Modio Architecture

This is a brief coverage of the Modio systems architecture, and how we use Kubernetes.

Embedded Devices

Our embedded devices in the field are the source of most of our data, so I'll explain a bit about how they function.

Generic

Our devices run a custom Linux for data collection and logging, batching & streaming data based on availability of network. Not using "realtime" techniques but preferring continuous small batching to improve network efficency, and because networks turned out to be not very reliable in practice.

Data model

Different protocols are integrated & decoded on the edge, mapped to a normalized format and stored as a tuple of key,value,timestamp, making it a key=value time-series.

Each key maps distinctly to all of the following:

• Data type (down to bits of precision expected from hardware)
• Name (human readable, default)
• Unit
• Description (Also for human consumption)
• Alerting rules

This device is then responsible for normalizing the data it collects from meters, and storing (a hopefully small amount) for batch processing.

Transfer

Currently using "Modern" TLS with HTTP/2 + Client & Server ceritifcates from a separate PKI, (there is no public CA trust root on the devices), and each device has it's own key for identification.

Processing

This is a rough outline of our processing pipeline, not a complete description.

Ingress / Load Balancer

Nginx is acting as load balancer for a multi-provider kubernetes cluster, splitting data processing jobs geographically and logically.

Submit

Data is processed in batches via the submit service, which can be scaled out to be geographically close to devices and customers in order to improve network reliability.

The data submit process includes:

• Validating each data point according to type rules
• Ensuring processed values are accessible
• Handling notifications & alerting systems

Data is then pushed into storage tier one, PostgreSQL.

API

The api service provides our REST API, primarily giving access to historical data, events, and trends. It is also deployed in kubernetes, and here we also have a cache layer as the API is designed to serve data using cache-friendly methods.

Storage

Any data you want to store, you want to store more than once.

Backend database

Using Tiered PostgreSQL storage, both with replication for data availability (backups, off-site) and hot+cold storage or archival data using Foreign Data Wrapper (FDW) to secondary storage of older data. This allows us to store large amounts of historical data accurately, saving up to 90% of disk capacity for older data.

Redis cache

Redis is used as a cluster-internal service to be able to quickly answer the question "what was the last value for sensor xxx.yy.zzz", which is one of our most common queries, and something that is surprisingly difficult to answer efficiently in a relational database.

Multi cloud & k8s native

Data storage (Postgres + offloading) are not managed in k8s, but past that, the entire server-side stack is horizontally scalable, and easy to split geographically. We've always had a multi-cloud approach to managing our k8s environment for availability & cost reasons, and our existing clusters span multiple providers.

Kubernetes adoptation

Our story with kubernetes began three years ago after a few outages caused by restarting docker daemons during updates, upon which no containers could be started again until the machine's container storage had been wiped and re-initialized, something that required manual attention during new years eve weekend.
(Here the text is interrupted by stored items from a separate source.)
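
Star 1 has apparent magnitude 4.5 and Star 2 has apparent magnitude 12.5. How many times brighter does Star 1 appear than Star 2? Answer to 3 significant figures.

Δm = 4.5 − (12.5) = -8.0
Flux ratio = 10^(−0.4 Δm) = 10^(−0.4 × -8.0) = 10^3.200 = 1585

1580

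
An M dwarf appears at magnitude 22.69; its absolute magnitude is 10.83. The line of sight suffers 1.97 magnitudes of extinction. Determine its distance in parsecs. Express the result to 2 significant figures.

d ≈ 950 pc

m − M = 5 log₁₀(d/10 pc) + A  ⇒  22.69 − (10.83) − 1.97 = 5 log₁₀(d/10)
9.890 = 5 log₁₀(d/10)
log₁₀ d = (m − M − A)/5 + 1 = 2.9780
d = 10^2.9780 = 950.6 pc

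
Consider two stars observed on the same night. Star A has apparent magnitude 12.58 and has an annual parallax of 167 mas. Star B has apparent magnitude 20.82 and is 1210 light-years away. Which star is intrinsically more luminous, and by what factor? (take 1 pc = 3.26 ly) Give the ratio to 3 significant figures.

Star A: p = 167 mas = 0.167″ → d = 1/p = 5.988 pc
Star A: M = m − 5 log₁₀ d + 5 = 12.58 − 5·0.7773 + 5 = 13.694
Star B: d = 1210 ly / 3.26 = 371.2 pc
Star B: M = m − 5 log₁₀ d + 5 = 20.82 − 5·2.5696 + 5 = 12.972
ΔM = M_A − M_B = 13.694 − (12.972) = 0.721; smaller M is more luminous → Star B.
L ratio = 10^(0.4 |ΔM|) = 10^0.289 = 1.943

Star B is more luminous, by a factor of 1.94.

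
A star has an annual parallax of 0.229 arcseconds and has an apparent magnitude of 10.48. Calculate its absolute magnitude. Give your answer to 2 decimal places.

M ≈ 12.28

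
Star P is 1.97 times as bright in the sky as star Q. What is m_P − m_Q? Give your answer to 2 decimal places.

m_P − m_Q ≈ -0.74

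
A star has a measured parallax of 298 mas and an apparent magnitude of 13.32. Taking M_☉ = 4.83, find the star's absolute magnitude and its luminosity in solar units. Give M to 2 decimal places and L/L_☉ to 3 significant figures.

d = 1/p = 1000/298 mas = 3.356 pc
M = m − 5 log₁₀ d + 5 = 13.32 − 5·0.5258 + 5 = 15.691
M − M_☉ = 15.691 − 4.83 = 10.861
L/L_☉ = 10^(−0.4 × 10.861) = 4.524×10^-5

M ≈ 15.69; L/L_☉ ≈ 4.52×10^-5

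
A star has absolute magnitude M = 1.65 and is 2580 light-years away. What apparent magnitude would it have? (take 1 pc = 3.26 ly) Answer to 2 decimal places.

m ≈ 11.14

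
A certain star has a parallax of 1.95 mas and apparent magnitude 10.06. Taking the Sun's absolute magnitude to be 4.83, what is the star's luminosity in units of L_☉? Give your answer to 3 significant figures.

d = 1/p = 1000/1.95 mas = 512.8 pc
M = m − 5 log₁₀ d + 5 = 10.06 − 5·2.7100 + 5 = 1.510
M − M_☉ = 1.510 − 4.83 = -3.320
L/L_☉ = 10^(−0.4 × -3.320) = 21.28

L/L_☉ ≈ 21.3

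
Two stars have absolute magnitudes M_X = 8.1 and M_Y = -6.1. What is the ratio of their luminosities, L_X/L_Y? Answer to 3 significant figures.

ΔM = M_X − M_Y = 14.2
L_X/L_Y = 10^(−0.4 ΔM) = 10^-5.680 = 2.089×10^-6

L_X/L_Y ≈ 2.09×10^-6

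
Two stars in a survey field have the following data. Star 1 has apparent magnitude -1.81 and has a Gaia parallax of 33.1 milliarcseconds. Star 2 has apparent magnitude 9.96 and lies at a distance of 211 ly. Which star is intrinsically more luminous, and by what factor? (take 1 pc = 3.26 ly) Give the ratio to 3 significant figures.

Star 1 is more luminous, by a factor of 11100.

Star 1: p = 33.1 mas = 0.0331″ → d = 1/p = 30.21 pc
Star 1: M = m − 5 log₁₀ d + 5 = -1.81 − 5·1.4802 + 5 = -4.211
Star 2: d = 211 ly / 3.26 = 64.72 pc
Star 2: M = m − 5 log₁₀ d + 5 = 9.96 − 5·1.8111 + 5 = 5.905
ΔM = M_1 − M_2 = -4.211 − (5.905) = -10.116; smaller M is more luminous → Star 1.
L ratio = 10^(0.4 |ΔM|) = 10^4.046 = 11120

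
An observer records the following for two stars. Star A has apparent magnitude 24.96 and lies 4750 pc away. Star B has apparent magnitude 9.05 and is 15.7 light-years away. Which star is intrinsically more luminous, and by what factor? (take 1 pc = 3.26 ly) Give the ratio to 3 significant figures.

Star A: M = m − 5 log₁₀ d + 5 = 24.96 − 5·3.6767 + 5 = 11.577
Star B: d = 15.7 ly / 3.26 = 4.816 pc
Star B: M = m − 5 log₁₀ d + 5 = 9.05 − 5·0.6827 + 5 = 10.637
ΔM = M_A − M_B = 11.577 − (10.637) = 0.940; smaller M is more luminous → Star B.
L ratio = 10^(0.4 |ΔM|) = 10^0.376 = 2.377

Star B is more luminous, by a factor of 2.38.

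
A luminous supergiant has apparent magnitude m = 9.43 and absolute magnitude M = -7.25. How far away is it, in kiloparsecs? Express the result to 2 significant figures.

d ≈ 22 kpc

Distance modulus: m − M = 9.43 − (-7.25) = 16.680
m − M = 5 log₁₀ d − 5
log₁₀ d = (m − M)/5 + 1 = 4.3360
d = 10^4.3360 = 21680 pc
= 21.68 kpc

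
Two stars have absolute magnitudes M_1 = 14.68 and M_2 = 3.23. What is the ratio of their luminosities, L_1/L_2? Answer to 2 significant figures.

L_1/L_2 ≈ 2.6×10^-5

ΔM = M_1 − M_2 = 11.45
L_1/L_2 = 10^(−0.4 ΔM) = 10^-4.580 = 2.630×10^-5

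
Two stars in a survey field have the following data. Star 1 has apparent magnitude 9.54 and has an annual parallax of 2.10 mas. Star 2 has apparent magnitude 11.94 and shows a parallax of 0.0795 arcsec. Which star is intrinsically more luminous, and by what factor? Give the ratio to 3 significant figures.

Star 1 is more luminous, by a factor of 13100.

Star 1: p = 2.10 mas = 2.10×10^-3″ → d = 1/p = 476.2 pc
Star 1: M = m − 5 log₁₀ d + 5 = 9.54 − 5·2.6778 + 5 = 1.151
Star 2: d = 1/p = 1/0.0795″ = 12.58 pc
Star 2: M = m − 5 log₁₀ d + 5 = 11.94 − 5·1.0996 + 5 = 11.442
ΔM = M_1 − M_2 = 1.151 − (11.442) = -10.291; smaller M is more luminous → Star 1.
L ratio = 10^(0.4 |ΔM|) = 10^4.116 = 13070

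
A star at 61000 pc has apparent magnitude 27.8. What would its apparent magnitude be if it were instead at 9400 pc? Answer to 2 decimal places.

Flux ∝ 1/d², so Δm = 5 log₁₀(d₂/d₁) = 5 log₁₀(9400/61000) = -4.061
m₂ = m₁ + Δm = 27.8 + (-4.061) = 23.739

m ≈ 23.74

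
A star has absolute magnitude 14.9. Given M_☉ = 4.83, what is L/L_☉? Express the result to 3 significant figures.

M − M_☉ = 14.9 − 4.83 = 10.070
L/L_☉ = 10^(−0.4 (M − M_☉)) = 10^-4.028 = 9.376×10^-5

L/L_☉ ≈ 9.38×10^-5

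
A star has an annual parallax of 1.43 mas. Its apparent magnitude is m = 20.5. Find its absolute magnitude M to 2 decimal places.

p = 1.43 mas = 1.43×10^-3″ → d = 1/p = 699.3 pc
5 log₁₀(d/10 pc) = 5 log₁₀(699.3) − 5 = 9.223
M = m − 5 log₁₀(d/10) = 20.5 − 9.223 = 11.277

M ≈ 11.28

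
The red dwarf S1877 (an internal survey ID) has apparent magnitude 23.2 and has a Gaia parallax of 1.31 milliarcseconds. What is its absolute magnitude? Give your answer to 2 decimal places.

p = 1.31 mas = 1.31×10^-3″ → d = 1/p = 763.4 pc
5 log₁₀(d/10 pc) = 5 log₁₀(763.4) − 5 = 9.414
M = m − 5 log₁₀(d/10) = 23.2 − 9.414 = 13.786

M ≈ 13.79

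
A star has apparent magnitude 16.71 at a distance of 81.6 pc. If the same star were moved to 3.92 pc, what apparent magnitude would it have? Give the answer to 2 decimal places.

Flux ∝ 1/d², so Δm = 5 log₁₀(d₂/d₁) = 5 log₁₀(3.92/81.6) = -6.592
m₂ = m₁ + Δm = 16.71 + (-6.592) = 10.118

m ≈ 10.12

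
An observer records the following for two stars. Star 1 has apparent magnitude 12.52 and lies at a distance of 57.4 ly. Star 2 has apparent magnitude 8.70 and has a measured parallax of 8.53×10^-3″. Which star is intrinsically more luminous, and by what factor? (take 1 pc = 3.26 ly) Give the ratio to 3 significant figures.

Star 2 is more luminous, by a factor of 1500.

Star 1: d = 57.4 ly / 3.26 = 17.61 pc
Star 1: M = m − 5 log₁₀ d + 5 = 12.52 − 5·1.2457 + 5 = 11.292
Star 2: d = 1/p = 1/8.53×10^-3″ = 117.2 pc
Star 2: M = m − 5 log₁₀ d + 5 = 8.70 − 5·2.0691 + 5 = 3.355
ΔM = M_1 − M_2 = 11.292 − (3.355) = 7.937; smaller M is more luminous → Star 2.
L ratio = 10^(0.4 |ΔM|) = 10^3.175 = 1495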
We originally migrated to k8s mostly as a glorified container launcher, and have gradually come to adopt more and more of the functionality available from the platform.

Where originally our containers were "OS-level" (including init-systems and more) and a way to package an OS stack and improve life for deploying consistently, they have since turned into a fairly standard k8s load of multiple individually scalable components.

Things not in Kubernetes

We do not keep databases & data-storage in kubernetes, as we try to keep all our kubernetes nodes stateless and keep no data in volumes or similar, to make the architecture more maintainable and manageable.

Neither is VPN and static IP endpoints in kubernetes. Again because of stateful loads and availability. It could in theory be migrated, but was deemed not worth it in practice.